Friday, April 09, 2010

Equality: Cameron just does not get it - Today.

David Cameron had 10 minutes on Radio 4 Today interviewed by Evan Davis.

First, a brownie point to Evan. He asked some good questions, in a civil manner, and didn't interrupt much. Compared to Jeremy Paxman, who was so awful last night on Newsnight he deserves a blog post all to himself.

Cameron just does not get equality. Someone must have read the Spirit Level for him, but he does not understand the point of the book.  Asked about the problem of inequality, he blithers about the causes of poverty being family breakdown, poor education (failing schools) and people stuck on welfare. And he offers his ratio of earnings for the public sector: bosses will be limited to 20 times the amount of the lowest paid. Fair play to him for offering this radical Green Party policy, but note that unlike us, he limits it to the public sector; the differentials in the private sector wages will increase unchecked under the Tories. This is the Tories' hidden agenda: break the state, privatise everything except bank bailouts.

As for Cameron's analysis of the causes of poverty (family, schools, welfare), which he repeated three times, he is just plain wrong. Wilkinson and Pickett show that the arrow of causality runs the other way: income inequality drives family breakdown and school drop outs. It is the cause, not the effect.

The Spirit Level analysis is based on detailed, painstaking science; Cameron's analysis is based on the chunterings of a few Tory policy wonks.

Cameron is right about the welfare system trapping people in poverty, but he has no solution on offer; he rejects the Citizen Income, and does not even know about the Green Wage Subsidy, which is the way to introduce the CI in an economic way.

Can we hope that the interviewers keep Cameron's feet to the fire on inequality? If they apply the same intensity that they have applied to Labour's stupid increase in NIC, it could bring a bit of reality that is sadly lacking from this election debate so far.

The Cameroons stand out for leaving the word "Fair" out of their election slogan.

It shows. If they get back in, they will increase the RPG (Rich Poor Gap), resulting in more social breakdown, more social problems, more health problems. We simply cannot go on like this. We need a hung Parliament, with radical electoral reform leading to radical political and economic reform. We may get it, too, providing the Tories do not pull the wool over the eyes of the commentariat, and get off the hook of their commitment to levels of inequality that will break Britain big time.

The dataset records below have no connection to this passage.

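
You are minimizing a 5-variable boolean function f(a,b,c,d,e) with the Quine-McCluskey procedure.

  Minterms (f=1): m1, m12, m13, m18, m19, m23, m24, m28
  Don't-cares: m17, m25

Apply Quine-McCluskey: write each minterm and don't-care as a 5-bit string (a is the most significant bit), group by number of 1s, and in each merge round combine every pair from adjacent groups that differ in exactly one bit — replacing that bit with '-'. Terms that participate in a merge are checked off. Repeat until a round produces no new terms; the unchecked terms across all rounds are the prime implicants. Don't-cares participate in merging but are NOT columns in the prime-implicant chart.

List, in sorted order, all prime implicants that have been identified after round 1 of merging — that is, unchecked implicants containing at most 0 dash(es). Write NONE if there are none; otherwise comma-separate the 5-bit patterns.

NONE

Round 0: 00001✓ 01100✓ 01101✓ 10001✓ 10010✓ 10011✓ 10111✓ 11000✓ 11001✓ 11100✓
Round 1: -0001 -1100 0110- 1-001 10-11 100-1 1001- 11-00 1100-
PIs = {-0001, -1100, 0110-, 1-001, 10-11, 100-1, 1001-, 11-00, 1100-}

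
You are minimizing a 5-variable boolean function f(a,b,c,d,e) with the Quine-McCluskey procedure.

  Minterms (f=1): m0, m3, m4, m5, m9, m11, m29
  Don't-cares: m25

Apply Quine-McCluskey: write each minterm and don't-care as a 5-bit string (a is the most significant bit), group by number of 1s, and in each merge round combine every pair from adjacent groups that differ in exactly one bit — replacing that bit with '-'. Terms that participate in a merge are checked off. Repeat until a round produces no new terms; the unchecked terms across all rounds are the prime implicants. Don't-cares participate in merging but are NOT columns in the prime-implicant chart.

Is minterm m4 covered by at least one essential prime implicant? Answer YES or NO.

[col 0] 00000*, 00011*, 00100*, 00101*, 01001*, 01011*, 11001*, 11101*
[col 1] -1001, 0-011, 00-00, 0010-, 010-1, 11-01
Prime implicants: -1001, 0-011, 00-00, 0010-, 010-1, 11-01
PI chart (minterm → PIs covering it):
  0 | 00-00  (sole → essential)
  3 | 0-011  (sole → essential)
  4 | 00-00,0010-
  5 | 0010-  (sole → essential)
  9 | -1001,010-1
  11 | 0-011,010-1
  29 | 11-01  (sole → essential)
Essential prime implicants: 0-011, 00-00, 0010-, 11-01

YES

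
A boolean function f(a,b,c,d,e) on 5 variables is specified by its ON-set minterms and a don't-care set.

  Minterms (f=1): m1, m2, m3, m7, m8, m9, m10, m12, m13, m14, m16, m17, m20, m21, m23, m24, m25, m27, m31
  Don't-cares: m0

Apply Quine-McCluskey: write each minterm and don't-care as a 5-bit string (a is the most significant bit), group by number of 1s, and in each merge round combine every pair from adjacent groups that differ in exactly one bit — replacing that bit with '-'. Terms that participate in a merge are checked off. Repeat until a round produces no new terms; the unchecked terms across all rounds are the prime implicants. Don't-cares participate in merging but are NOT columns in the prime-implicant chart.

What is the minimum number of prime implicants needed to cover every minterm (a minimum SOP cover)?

7

Round 0: 00000✓ 00001✓ 00010✓ 00011✓ 00111✓ 01000✓ 01001✓ 01010✓ 01100✓ 01101✓ 01110✓ 10000✓ 10001✓ 10100✓ 10101✓ 10111✓ 11000✓ 11001✓ 11011✓ 11111✓
Round 1: -0000✓ -0001✓ -0111 -1000✓ -1001✓ 0-000✓ 0-001✓ 0-010✓ 00-11 000-0✓ 000-1✓ 0000-✓ 0001-✓ 01-00✓ 01-01✓ 01-10✓ 010-0✓ 0100-✓ 011-0✓ 0110-✓ 1-000✓ 1-001✓ 1-111 10-00✓ 10-01✓ 1000-✓ 101-1 1010-✓ 11-11 110-1 1100-✓
Round 2: --000✓ --001✓ -000-✓ -100-✓ 0-0-0 0-00-✓ 000-- 01--0 01-0- 1-00-✓ 10-0-
Round 3: --00-
PIs = {--00-, -0111, 0-0-0, 00-11, 000--, 01--0, 01-0-, 1-111, 10-0-, 101-1, 11-11, 110-1}
Coverage chart:
  m1: --00-,000--
  m2: 0-0-0,000--
  m3: 00-11,000--
  m7: -0111,00-11
  m8: --00-,0-0-0,01--0,01-0-
  m9: --00-,01-0-
  m10: 0-0-0,01--0
  m12: 01--0,01-0-
  m13: 01-0- ←essential
  m14: 01--0 ←essential
  m16: --00-,10-0-
  m17: --00-,10-0-
  m20: 10-0- ←essential
  m21: 10-0-,101-1
  m23: -0111,1-111,101-1
  m24: --00- ←essential
  m25: --00-,110-1
  m27: 11-11,110-1
  m31: 1-111,11-11
Essential: --00-, 01--0, 01-0-, 10-0-
Petrick residual → -0111, 000--, 11-11
Min cover (7 terms): c'd' + b'cde + a'b'c' + a'be' + a'bd' + ab'd' + abde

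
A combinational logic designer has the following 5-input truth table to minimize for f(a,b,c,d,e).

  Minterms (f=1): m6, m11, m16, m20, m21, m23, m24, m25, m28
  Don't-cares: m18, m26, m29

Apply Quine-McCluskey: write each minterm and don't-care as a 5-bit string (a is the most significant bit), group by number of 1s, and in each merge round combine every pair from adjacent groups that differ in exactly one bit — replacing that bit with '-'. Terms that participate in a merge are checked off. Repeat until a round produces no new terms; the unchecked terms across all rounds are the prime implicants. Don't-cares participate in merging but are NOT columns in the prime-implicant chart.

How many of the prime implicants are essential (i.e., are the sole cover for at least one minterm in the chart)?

4

[col 0] 00110, 01011, 10000*, 10010*, 10100*, 10101*, 10111*, 11000*, 11001*, 11010*, 11100*, 11101*
[col 1] 1-000*, 1-010*, 1-100*, 1-101*, 10-00*, 100-0*, 101-1, 1010-*, 11-00*, 11-01*, 110-0*, 1100-*, 1110-*
[col 2] 1--00, 1-0-0, 1-10-, 11-0-
Prime implicants: 00110, 01011, 1--00, 1-0-0, 1-10-, 101-1, 11-0-
PI chart (minterm → PIs covering it):
  6 | 00110  (sole → essential)
  11 | 01011  (sole → essential)
  16 | 1--00,1-0-0
  20 | 1--00,1-10-
  21 | 1-10-,101-1
  23 | 101-1  (sole → essential)
  24 | 1--00,1-0-0,11-0-
  25 | 11-0-  (sole → essential)
  28 | 1--00,1-10-,11-0-
Essential prime implicants: 00110, 01011, 101-1, 11-0-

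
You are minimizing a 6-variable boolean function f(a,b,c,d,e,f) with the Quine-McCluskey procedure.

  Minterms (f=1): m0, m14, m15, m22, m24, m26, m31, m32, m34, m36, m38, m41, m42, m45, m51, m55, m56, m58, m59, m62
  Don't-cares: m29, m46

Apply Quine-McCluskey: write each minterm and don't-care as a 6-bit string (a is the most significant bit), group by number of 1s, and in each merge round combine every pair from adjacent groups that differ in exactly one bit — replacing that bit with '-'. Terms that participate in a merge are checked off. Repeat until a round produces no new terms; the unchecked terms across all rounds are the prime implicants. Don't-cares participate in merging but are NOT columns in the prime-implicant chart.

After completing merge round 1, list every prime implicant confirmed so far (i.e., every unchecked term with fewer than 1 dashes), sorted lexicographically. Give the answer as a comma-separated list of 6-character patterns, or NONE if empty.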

More on this by the excellent Johan Hari:
[Cameron] will give a £1.2bn inheritance tax cut to the richest 2 per cent in Britain – with most going to the 3,000 wealthiest estates (including his wife's). Then he promises to end the 50p top rate of tax, giving another £2.4bn to the richest 1 per cent. Then he has pledged to cut taxes on the pensions of the richest, handing another £3.2bn to the same 1 per cent. Then his marriage tax relief policies will give 13 times more to the rich than the poor. To pay for this, he will slash programmes for the middle and the skint, like the Child Trust Fund, SureStart and state schools.